Perfecting Sound Forever : l’histoire de la musique enregistrée
par Greg Milner
Lorsque l’on appuie sur le bouton « play » de son lecteur de musique préféré, on ne s’arrête que très rarement pour s’émerveiller des avancées technologiques qui ont été nécessaires pour permettre la lecture d’un morceau de musique enregistré à un certain moment du passé, et répété à l’envi dans un salon, sur son téléphone, ou ailleurs, à tout moment du jour et de la nuit… Et pourtant la captation, le mixage, et le stockage du son reposent sur des briques technologiques plus que centenaires ! C’est l’histoire de ces techniques que Greg Milner se propose de couvrir dans son « Perfecting Sound Forever ».
Commençant au 19ème siècle avec les explorations de l’inventeur Thomas Edison et finissant avec les formats numériques du début du 20ème siècle, c’est une véritable épopée que l’on va vivre. Des premiers phonographes aux cassettes magnétiques, et à l’avènement du CD… L’histoire de la musique enregistrée ne manque pas de batailles de formats, de guerres commerciales, et de débats entre experts !
L’auteur dresse une véritable galerie de portraits, tous plus vifs les uns que les autres. On retrouve ainsi Stokowsky, ce chef d’orchestre, visible dans le Fantasia de Disney, qui a énormément expérimenté. Les pionniers de l’organisation de concerts « playback » sont là aussi. Ces derniers organisaient des concerts où les musiciens s’arrêtaient de jouer alors que la musique continuait, le tout devant des audiences émerveillées, pour prouver la qualité des enregistrements ! Ou encore les premiers « producteurs » musicaux, qui étaient en fait des ethno-musicologues qui écumaient les prisons du sud des Etats-Unis, pour enregistrer des chants d’esclaves afin de conserver ce qu’ils estimaient faire partie du patrimoine culturel du pays. Ces histoires, très humaines, ont été une réelle découverte pour moi.
Trop de technique tue la technique
Ces histoires laissent cependant place à des considérations beaucoup plus techniques dans la seconde moitié du livre. Milner raconte les inventions, leur diffusion dans le petit monde de la création musicale, et leur impact sur la musique de chaque époque. Trop technique à certains moments, on apprend tout de même beaucoup de choses sur le monde de l’enregistrement musical. L’enregistrement multi-piste, le mono vs. stereo, l’utilisation de Pro Tools… Le tout avec beaucoup d’illustrations, d’exemples de chansons spécifiques. Par exemple comment le multi-piste est utilisé pour les voix sur cette chanson de Les Paul et Mary Ford. Si on arrive à zapper certains passages peu engageants du bouquin, c’est tout de même très instructif.
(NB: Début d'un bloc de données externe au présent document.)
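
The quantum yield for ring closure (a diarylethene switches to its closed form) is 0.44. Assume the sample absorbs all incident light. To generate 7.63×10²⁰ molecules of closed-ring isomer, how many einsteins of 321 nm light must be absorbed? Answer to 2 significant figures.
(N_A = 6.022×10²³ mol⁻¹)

0.0029 einstein

Product: 7.63×10²⁰ / 6.022×10²³ = 0.001267 mol.
Photons that must be absorbed: 0.001267 / 0.44 = 0.002880 mol.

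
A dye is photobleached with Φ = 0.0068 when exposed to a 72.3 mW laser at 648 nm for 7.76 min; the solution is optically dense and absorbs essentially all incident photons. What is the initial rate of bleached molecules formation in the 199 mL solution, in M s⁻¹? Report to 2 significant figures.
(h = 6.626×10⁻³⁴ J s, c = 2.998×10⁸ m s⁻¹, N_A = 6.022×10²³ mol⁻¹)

Photon energy at 648 nm: hc/λ = (6.626×10⁻³⁴)(2.998×10⁸)/(648×10⁻⁹) = 3.066×10⁻¹⁹ J.
Energy delivered: (72.3 mW)(465.6 s) = 33.66 J.
Photons incident: 33.66 / 3.066×10⁻¹⁹ = 1.098×10²⁰, i.e. 1.098×10²⁰/6.022×10²³ = 1.823×10⁻⁴ mol.
Product formed: 0.0068 × 1.823×10⁻⁴ = 1.240×10⁻⁶ mol.
Rate: 1.240×10⁻⁶ mol / (465.6 s × 0.199 L) = 1.3×10⁻⁸ M s⁻¹.

1.3×10⁻⁸ M s⁻¹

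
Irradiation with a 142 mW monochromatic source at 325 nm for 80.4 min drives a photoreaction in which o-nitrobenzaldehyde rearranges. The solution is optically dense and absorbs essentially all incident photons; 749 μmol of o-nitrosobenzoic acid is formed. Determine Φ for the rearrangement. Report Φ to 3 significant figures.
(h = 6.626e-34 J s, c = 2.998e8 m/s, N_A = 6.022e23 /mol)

Product: 749 μmol = 7.49e-4 mol.
Photon energy at 325 nm: hc/λ = (6.626e-34)(2.998e8)/(325e-9) = 6.112e-19 J.
Energy delivered: (142 mW)(4824 s) = 685.0 J.
Photons incident: 685.0 / 6.112e-19 = 1.121e21, i.e. 1.121e21/6.022e23 = 0.001862 mol.
Φ = 7.49e-4 mol / 0.001862 mol photons = 0.402.

Φ = 0.402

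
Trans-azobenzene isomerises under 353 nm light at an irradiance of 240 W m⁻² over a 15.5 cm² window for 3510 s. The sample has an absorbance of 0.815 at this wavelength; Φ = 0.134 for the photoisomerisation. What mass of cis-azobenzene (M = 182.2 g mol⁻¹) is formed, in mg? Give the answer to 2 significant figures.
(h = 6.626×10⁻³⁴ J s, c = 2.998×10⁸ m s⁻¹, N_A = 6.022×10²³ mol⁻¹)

Photon energy at 353 nm: hc/λ = (6.626×10⁻³⁴)(2.998×10⁸)/(353×10⁻⁹) = 5.627×10⁻¹⁹ J.
Energy delivered: (240 W m⁻²)(15.5×10⁻⁴ m²)(3510 s) = 1306 J.
Photons incident: 1306 / 5.627×10⁻¹⁹ = 2.321×10²¹, i.e. 2.321×10²¹/6.022×10²³ = 0.003854 mol.
Fraction absorbed: 1 − 10^(−0.815) = 0.8469.
Photons absorbed: 0.8469 × 0.003854 = 0.003264 mol.
Product: Φ × n_abs = 0.134 × 0.003264 = 4.374×10⁻⁴ mol.
Mass: 4.374×10⁻⁴ × 182.2 = 0.07969 g = 80 mg.

80 mg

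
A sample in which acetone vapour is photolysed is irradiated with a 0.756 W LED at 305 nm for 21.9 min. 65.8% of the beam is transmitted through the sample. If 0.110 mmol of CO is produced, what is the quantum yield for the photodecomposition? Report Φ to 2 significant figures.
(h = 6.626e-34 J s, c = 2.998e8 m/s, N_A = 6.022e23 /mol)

Φ = 0.13

Product: 0.110 mmol = 1.10e-4 mol.
Photon energy at 305 nm: hc/λ = (6.626e-34)(2.998e8)/(305e-9) = 6.513e-19 J.
Energy delivered: (0.756 W)(1314 s) = 993.4 J.
Photons incident: 993.4 / 6.513e-19 = 1.525e21, i.e. 1.525e21/6.022e23 = 0.002532 mol.
Fraction absorbed: 1 − 65.8/100 = 0.3420.
Photons absorbed: 0.3420 × 0.002532 = 8.659e-4 mol.
Φ = 1.10e-4 mol / 8.659e-4 mol photons = 0.13.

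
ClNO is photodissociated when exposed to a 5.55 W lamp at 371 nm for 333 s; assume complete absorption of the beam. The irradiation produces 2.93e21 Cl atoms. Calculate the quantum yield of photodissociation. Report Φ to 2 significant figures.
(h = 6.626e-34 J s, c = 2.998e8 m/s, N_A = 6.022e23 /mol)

Φ = 0.85

Product: 2.93e21 / 6.022e23 = 0.004865 mol.
Photon energy at 371 nm: hc/λ = (6.626e-34)(2.998e8)/(371e-9) = 5.354e-19 J.
Energy delivered: (5.55 W)(333 s) = 1848 J.
Photons incident: 1848 / 5.354e-19 = 3.452e21, i.e. 3.452e21/6.022e23 = 0.005732 mol.
Φ = 0.004865 mol / 0.005732 mol photons = 0.85.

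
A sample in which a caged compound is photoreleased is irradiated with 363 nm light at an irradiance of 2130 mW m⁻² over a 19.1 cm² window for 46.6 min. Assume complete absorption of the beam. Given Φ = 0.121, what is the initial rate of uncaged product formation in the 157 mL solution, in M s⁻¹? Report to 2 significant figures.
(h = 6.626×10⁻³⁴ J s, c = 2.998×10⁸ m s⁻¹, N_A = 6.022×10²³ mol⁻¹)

9.5×10⁻⁹ M s⁻¹

Photon energy at 363 nm: hc/λ = (6.626×10⁻³⁴)(2.998×10⁸)/(363×10⁻⁹) = 5.472×10⁻¹⁹ J.
Energy delivered: (2130 mW m⁻²)(19.1×10⁻⁴ m²)(2796 s) = 11.37 J.
Photons incident: 11.37 / 5.472×10⁻¹⁹ = 2.078×10¹⁹, i.e. 2.078×10¹⁹/6.022×10²³ = 3.451×10⁻⁵ mol.
Product formed: 0.121 × 3.451×10⁻⁵ = 4.176×10⁻⁶ mol.
Rate: 4.176×10⁻⁶ mol / (2796 s × 0.157 L) = 9.5×10⁻⁹ M s⁻¹.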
Lors de la lecture, je me suis retrouvé à écouter beaucoup de musique, pour essayer d’identifier les concepts abordés dans le texte. Mais au final, il m’a souvent été difficile d’en comprendre les subtilités… Les débats autour du son restent en effet un domaine pour techniciens; ma compréhension reste minimale après cette lecture. Par exemple, j’ai encore parfois bien du mal à bien entendre la différence entre différents masters d’une même chanson.
Lecture peu agréable
Malheureusement, la lecture elle-même n’est pas forcément très agréable. D’abord parce que le sujet est technique, et qu’il est extrêmement difficile de partir sur des envolées lyriques dans cet espace. Mais aussi parce que Milner embrouille pas mal son lecteur avec de trop nombreux protagonistes. Quand John et Chris ont rencontré Ash, et qu’ils ont parlé du micro que Quentin a utilisé quand il a joué avec Josh… difficile de se rappeler qui est qui…
Autre point : le livre dans son ensemble est centré uniquement sur les USA. Seule une entreprise étrangère (et encore, on parle d’une australienne) est mentionnée sur quelques pages… Et trop peu d’artistes non-américains sont utilisés pour illustrer les propos. Dommage, cela limite vraiment la portée de l’histoire qui est racontée…
Au final, une lecture à recommander à des personnes ayant un réel intérêt pour la musique, et une certaine curiosité pour ses aspects techniques. Et qui n’ont pas forcément peur de ne pas suivre certains des concepts abordés si elles sont novices.